Kiralık İşçi Yasası olarak bilinen 6715 Sayılı Torba Yasa ile kıdem tazminatı fiilen yok edilmiş, ihbar tazminatı ve iş güvencesi kaldırılmış, emeklilik- sağlık hakları fiilen kullanılamaz duruma getirilmiş, fazla mesai ve yıllık izin gibi haklar yok sayılmıştır. Oysa aynı yasa 2009 yılında “işçilerin emeğinin istismarına ve insan onuruna yakışmayan durumların doğmasına, olumsuz uygulamalara ve çalışma barışının bozulmasına yol açacağı” gerekçesiyle geri çekilmiştir.

6735 Sayılı Uluslararası İşgücü Kanunu ile Türkiye’nin taraf olduğu uluslararası antlaşmalara, uymakla yükümlü olduğu Avrupa Mesleki Yeterlilikler Direktifi’ne ve en önemlisi Anayasa ile öngörülen kanun önünde eşitlik ilkesine aykırı düzenlemeleri hayata geçirmiştir. Yabancı mimar ve mühendislerin Türkiye’de denetimsiz bir biçimde serbestçe hizmet sunmaları, akademik ve mesleki yeterlilik ölçütleri aranmaksızın ve karşılıklılık ilkesi gözetilmeksizin iş yapmaları sağlanmış; niteliksiz, yetersiz ve eşitsiz mesleki hizmet yasallaştırmıştır.

Çalışma ve Sosyal Güvenlik Bakanlığı tarafından son günlerde; kıdem tazminatının fona devredilmesine yönelik çalışmalarını gündeme getirmiştir.
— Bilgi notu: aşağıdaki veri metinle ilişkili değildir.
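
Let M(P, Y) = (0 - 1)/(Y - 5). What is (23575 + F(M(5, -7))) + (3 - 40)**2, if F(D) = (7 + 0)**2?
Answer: 24993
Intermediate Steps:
M(P, Y) = -1/(-5 + Y)
F(D) = 49 (F(D) = 7**2 = 49)
(23575 + F(M(5, -7))) + (3 - 40)**2 = (23575 + 49) + (3 - 40)**2 = 23624 + (-37)**2 = 23624 + 1369 = 24993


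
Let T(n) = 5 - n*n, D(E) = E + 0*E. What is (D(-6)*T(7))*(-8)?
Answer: -2112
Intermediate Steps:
D(E) = E (D(E) = E + 0 = E)
T(n) = 5 - n²
(D(-6)*T(7))*(-8) = -6*(5 - 1*7²)*(-8) = -6*(5 - 1*49)*(-8) = -6*(5 - 49)*(-8) = -6*(-44)*(-8) = 264*(-8) = -2112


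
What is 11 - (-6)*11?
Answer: 77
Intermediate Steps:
11 - (-6)*11 = 11 - 6*(-11) = 11 + 66 = 77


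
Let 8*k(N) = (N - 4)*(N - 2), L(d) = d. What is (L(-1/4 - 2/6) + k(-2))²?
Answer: 841/144 ≈ 5.8403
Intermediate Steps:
k(N) = (-4 + N)*(-2 + N)/8 (k(N) = ((N - 4)*(N - 2))/8 = ((-4 + N)*(-2 + N))/8 = (-4 + N)*(-2 + N)/8)
(L(-1/4 - 2/6) + k(-2))² = ((-1/4 - 2/6) + (1 - ¾*(-2) + (⅛)*(-2)²))² = ((-1*¼ - 2*⅙) + (1 + 3/2 + (⅛)*4))² = ((-¼ - ⅓) + (1 + 3/2 + ½))² = (-7/12 + 3)² = (29/12)² = 841/144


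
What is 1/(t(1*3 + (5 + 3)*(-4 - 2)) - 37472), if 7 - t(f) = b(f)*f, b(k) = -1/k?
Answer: -1/37464 ≈ -2.6692e-5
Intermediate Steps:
t(f) = 8 (t(f) = 7 - (-1/f)*f = 7 - 1*(-1) = 7 + 1 = 8)
1/(t(1*3 + (5 + 3)*(-4 - 2)) - 37472) = 1/(8 - 37472) = 1/(-37464) = -1/37464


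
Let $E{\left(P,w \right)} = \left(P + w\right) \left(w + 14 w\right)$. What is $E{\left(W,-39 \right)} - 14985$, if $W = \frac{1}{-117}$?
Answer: $7835$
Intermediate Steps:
$W = - \frac{1}{117} \approx -0.008547$
$E{\left(P,w \right)} = 15 w \left(P + w\right)$ ($E{\left(P,w \right)} = \left(P + w\right) 15 w = 15 w \left(P + w\right)$)
$E{\left(W,-39 \right)} - 14985 = 15 \left(-39\right) \left(- \frac{1}{117} - 39\right) - 14985 = 15 \left(-39\right) \left(- \frac{4564}{117}\right) - 14985 = 22820 - 14985 = 7835$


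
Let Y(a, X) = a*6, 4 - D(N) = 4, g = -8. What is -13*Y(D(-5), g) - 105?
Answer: -105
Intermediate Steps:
D(N) = 0 (D(N) = 4 - 1*4 = 4 - 4 = 0)
Y(a, X) = 6*a
-13*Y(D(-5), g) - 105 = -78*0 - 105 = -13*0 - 105 = 0 - 105 = -105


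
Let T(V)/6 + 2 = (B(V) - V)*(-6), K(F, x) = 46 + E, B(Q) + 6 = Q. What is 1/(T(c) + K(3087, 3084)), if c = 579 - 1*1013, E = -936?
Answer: -1/686 ≈ -0.0014577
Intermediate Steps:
B(Q) = -6 + Q
c = -434 (c = 579 - 1013 = -434)
K(F, x) = -890 (K(F, x) = 46 - 936 = -890)
T(V) = 204 (T(V) = -12 + 6*(((-6 + V) - V)*(-6)) = -12 + 6*(-6*(-6)) = -12 + 6*36 = -12 + 216 = 204)
1/(T(c) + K(3087, 3084)) = 1/(204 - 890) = 1/(-686) = -1/686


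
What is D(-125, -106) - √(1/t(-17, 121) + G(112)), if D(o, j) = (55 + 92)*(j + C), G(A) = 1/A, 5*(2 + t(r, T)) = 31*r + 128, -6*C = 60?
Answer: -17052 - I*√432313/11452 ≈ -17052.0 - 0.057414*I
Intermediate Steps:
C = -10 (C = -⅙*60 = -10)
t(r, T) = 118/5 + 31*r/5 (t(r, T) = -2 + (31*r + 128)/5 = -2 + (128 + 31*r)/5 = -2 + (128/5 + 31*r/5) = 118/5 + 31*r/5)
D(o, j) = -1470 + 147*j (D(o, j) = (55 + 92)*(j - 10) = 147*(-10 + j) = -1470 + 147*j)
D(-125, -106) - √(1/t(-17, 121) + G(112)) = (-1470 + 147*(-106)) - √(1/(118/5 + (31/5)*(-17)) + 1/112) = (-1470 - 15582) - √(1/(118/5 - 527/5) + 1/112) = -17052 - √(1/(-409/5) + 1/112) = -17052 - √(-5/409 + 1/112) = -17052 - √(-151/45808) = -17052 - I*√432313/11452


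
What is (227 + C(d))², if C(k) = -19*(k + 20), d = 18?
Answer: 245025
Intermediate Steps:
C(k) = -380 - 19*k (C(k) = -19*(20 + k) = -380 - 19*k)
(227 + C(d))² = (227 + (-380 - 19*18))² = (227 + (-380 - 342))² = (227 - 722)² = (-495)² = 245025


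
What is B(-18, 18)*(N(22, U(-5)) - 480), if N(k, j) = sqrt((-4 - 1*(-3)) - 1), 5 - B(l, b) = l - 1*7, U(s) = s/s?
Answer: -14400 + 30*I*sqrt(2) ≈ -14400.0 + 42.426*I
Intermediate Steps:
U(s) = 1
B(l, b) = 12 - l (B(l, b) = 5 - (l - 1*7) = 5 - (l - 7) = 5 - (-7 + l) = 5 + (7 - l) = 12 - l)
N(k, j) = I*sqrt(2) (N(k, j) = sqrt((-4 + 3) - 1) = sqrt(-1 - 1) = sqrt(-2) = I*sqrt(2))
B(-18, 18)*(N(22, U(-5)) - 480) = (12 - 1*(-18))*(I*sqrt(2) - 480) = (12 + 18)*(-480 + I*sqrt(2)) = 30*(-480 + I*sqrt(2)) = -14400 + 30*I*sqrt(2)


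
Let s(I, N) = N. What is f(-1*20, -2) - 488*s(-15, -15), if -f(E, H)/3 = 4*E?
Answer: 7560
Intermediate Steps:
f(E, H) = -12*E
f(-1*20, -2) - 488*s(-15, -15) = -(-12)*20 - 488*(-15) = -12*(-20) + 7320 = 240 + 7320 = 7560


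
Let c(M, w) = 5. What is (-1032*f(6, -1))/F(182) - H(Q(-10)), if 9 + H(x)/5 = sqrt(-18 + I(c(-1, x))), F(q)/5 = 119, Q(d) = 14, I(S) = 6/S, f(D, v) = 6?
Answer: 20583/595 - 2*I*sqrt(105) ≈ 34.593 - 20.494*I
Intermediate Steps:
F(q) = 595 (F(q) = 5*119 = 595)
H(x) = -45 + 2*I*sqrt(105) (H(x) = -45 + 5*sqrt(-18 + 6/5) = -45 + 5*sqrt(-84/5) = -45 + 5*(2*I*sqrt(105)/5) = -45 + 2*I*sqrt(105))
(-1032*f(6, -1))/F(182) - H(Q(-10)) = -1032*6/595 - (-45 + 2*I*sqrt(105)) = -6192*1/595 + (45 - 2*I*sqrt(105)) = -6192/595 + (45 - 2*I*sqrt(105)) = 20583/595 - 2*I*sqrt(105)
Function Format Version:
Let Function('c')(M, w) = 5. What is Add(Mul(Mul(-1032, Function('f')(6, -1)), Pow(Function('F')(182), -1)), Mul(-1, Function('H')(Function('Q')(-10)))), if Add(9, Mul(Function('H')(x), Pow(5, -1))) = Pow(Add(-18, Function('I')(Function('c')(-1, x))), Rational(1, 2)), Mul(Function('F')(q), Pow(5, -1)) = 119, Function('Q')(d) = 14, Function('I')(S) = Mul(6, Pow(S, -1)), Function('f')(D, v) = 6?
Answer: Add(Rational(20583, 595), Mul(-2, I, Pow(105, Rational(1, 2)))) ≈ Add(34.593, Mul(-20.494, I))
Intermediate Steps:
Function('F')(q) = 595 (Function('F')(q) = Mul(5, 119) = 595)
Function('H')(x) = Add(-45, Mul(2, I, Pow(105, Rational(1, 2)))) (Function('H')(x) = Add(-45, Mul(5, Pow(Add(-18, Mul(6, Pow(5, -1))), Rational(1, 2)))) = Add(-45, Mul(5, Pow(Add(-18, Mul(6, Rational(1, 5))), Rational(1, 2)))) = Add(-45, Mul(5, Pow(Add(-18, Rational(6, 5)), Rational(1, 2)))) = Add(-45, Mul(5, Pow(Rational(-84, 5), Rational(1, 2)))) = Add(-45, Mul(5, Mul(Rational(2, 5), I, Pow(105, Rational(1, 2))))) = Add(-45, Mul(2, I, Pow(105, Rational(1, 2)))))
Add(Mul(Mul(-1032, Function('f')(6, -1)), Pow(Function('F')(182), -1)), Mul(-1, Function('H')(Function('Q')(-10)))) = Add(Mul(Mul(-1032, 6), Pow(595, -1)), Mul(-1, Add(-45, Mul(2, I, Pow(105, Rational(1, 2)))))) = Add(Mul(-6192, Rational(1, 595)), Add(45, Mul(-2, I, Pow(105, Rational(1, 2))))) = Add(Rational(-6192, 595), Add(45, Mul(-2, I, Pow(105, Rational(1, 2))))) = Add(Rational(20583, 595), Mul(-2, I, Pow(105, Rational(1, 2))))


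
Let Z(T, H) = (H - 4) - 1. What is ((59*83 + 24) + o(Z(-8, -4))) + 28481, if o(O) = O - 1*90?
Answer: 33303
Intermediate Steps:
Z(T, H) = -5 + H (Z(T, H) = (-4 + H) - 1 = -5 + H)
o(O) = -90 + O (o(O) = O - 90 = -90 + O)
((59*83 + 24) + o(Z(-8, -4))) + 28481 = ((59*83 + 24) + (-90 + (-5 - 4))) + 28481 = ((4897 + 24) + (-90 - 9)) + 28481 = (4921 - 99) + 28481 = 4822 + 28481 = 33303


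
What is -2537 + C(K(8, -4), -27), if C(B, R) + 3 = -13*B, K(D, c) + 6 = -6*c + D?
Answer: -2878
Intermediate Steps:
K(D, c) = -6 + D - 6*c (K(D, c) = -6 + (-6*c + D) = -6 + (D - 6*c) = -6 + D - 6*c)
C(B, R) = -3 - 13*B
-2537 + C(K(8, -4), -27) = -2537 + (-3 - 13*(-6 + 8 - 6*(-4))) = -2537 + (-3 - 13*(-6 + 8 + 24)) = -2537 + (-3 - 13*26) = -2537 + (-3 - 338) = -2537 - 341 = -2878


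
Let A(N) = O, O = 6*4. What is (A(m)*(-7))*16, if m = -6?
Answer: -2688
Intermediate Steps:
O = 24
A(N) = 24
(A(m)*(-7))*16 = (24*(-7))*16 = -168*16 = -2688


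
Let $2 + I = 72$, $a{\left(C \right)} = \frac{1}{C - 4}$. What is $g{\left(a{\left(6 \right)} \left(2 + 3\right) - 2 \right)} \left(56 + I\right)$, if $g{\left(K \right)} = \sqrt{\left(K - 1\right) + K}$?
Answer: $0$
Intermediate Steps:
$a{\left(C \right)} = \frac{1}{-4 + C}$
$I = 70$ ($I = -2 + 72 = 70$)
$g{\left(K \right)} = \sqrt{-1 + 2 K}$ ($g{\left(K \right)} = \sqrt{\left(K - 1\right) + K} = \sqrt{\left(-1 + K\right) + K} = \sqrt{-1 + 2 K}$)
$g{\left(a{\left(6 \right)} \left(2 + 3\right) - 2 \right)} \left(56 + I\right) = \sqrt{-1 + 2 \left(\frac{2 + 3}{-4 + 6} - 2\right)} \left(56 + 70\right) = \sqrt{-1 + 2 \left(\frac{1}{2} \cdot 5 - 2\right)} 126 = \sqrt{-1 + 2 \left(\frac{5}{2} - 2\right)} 126 = \sqrt{-1 + 2 \cdot \frac{1}{2}} \cdot 126 = \sqrt{-1 + 1} \cdot 126 = \sqrt{0} \cdot 126 = 0 \cdot 126 = 0$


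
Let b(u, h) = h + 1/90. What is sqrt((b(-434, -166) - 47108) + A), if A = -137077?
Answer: I*sqrt(165915890)/30 ≈ 429.36*I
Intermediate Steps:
b(u, h) = 1/90 + h (b(u, h) = h + 1/90 = 1/90 + h)
sqrt((b(-434, -166) - 47108) + A) = sqrt(((1/90 - 166) - 47108) - 137077) = sqrt((-14939/90 - 47108) - 137077) = sqrt(-4254659/90 - 137077) = sqrt(-16591589/90) = I*sqrt(165915890)/30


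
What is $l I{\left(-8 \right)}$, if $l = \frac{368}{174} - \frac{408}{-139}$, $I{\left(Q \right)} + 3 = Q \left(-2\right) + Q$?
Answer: $\frac{305360}{12093} \approx 25.251$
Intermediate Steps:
$I{\left(Q \right)} = -3 - Q$ ($I{\left(Q \right)} = -3 + \left(Q \left(-2\right) + Q\right) = -3 + \left(- 2 Q + Q\right) = -3 - Q$)
$l = \frac{61072}{12093}$ ($l = 368 \cdot \frac{1}{174} - - \frac{408}{139} = \frac{184}{87} + \frac{408}{139} = \frac{61072}{12093} \approx 5.0502$)
$l I{\left(-8 \right)} = \frac{61072 \left(-3 - -8\right)}{12093} = \frac{61072 \left(-3 + 8\right)}{12093} = \frac{61072}{12093} \cdot 5 = \frac{305360}{12093}$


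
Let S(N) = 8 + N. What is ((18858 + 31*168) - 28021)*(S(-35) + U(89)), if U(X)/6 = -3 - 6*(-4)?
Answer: -391545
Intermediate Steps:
U(X) = 126 (U(X) = 6*(-3 - 6*(-4)) = 6*(-3 + 24) = 6*21 = 126)
((18858 + 31*168) - 28021)*(S(-35) + U(89)) = ((18858 + 31*168) - 28021)*((8 - 35) + 126) = ((18858 + 5208) - 28021)*(-27 + 126) = (24066 - 28021)*99 = -3955*99 = -391545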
Çalışanların güvencesi olan kıdem tazminatının, işveren yükümlülüğü olmaktan çıkararak fona devretmeyi öngören düzenleme ile kıdem tazminatının iş güvencesi işlevinin ortadan kaldırılmasının öngörüldüğü anlaşılmaktadır.

Devlet, çalışanların hayat seviyesini yükseltmek, çalışma hayatını geliştirmek için çalışanları ve işsizleri korumak, çalışmayı desteklemek, işsizliği önlemeye elverişli ekonomik bir ortam yaratmak ve çalışma barışını sağlamak için gerekli tedbirleri almakla yükümlüdür. Çalışma koşulları; nitelikli ve adil, insanlık onuruna uygun bir yaşayış sağlamak üzere düzenlenmelidir.

Mimarlar Odası olarak, tüm temel insan hak ve özgürlüklerinin tanınmasını, kullanılmasını ve yararlanılmasını engelleyen hiçbir ayrım, mahrumiyet ve kısıtlamanın yaşanmadığı, insan onuruna yakışır çalışma koşullarının sağlandığı bir gelecek dileğiyle 1 Mayıs Emek, Mücadele ve Dayanışma Günü’nü kutluyoruz.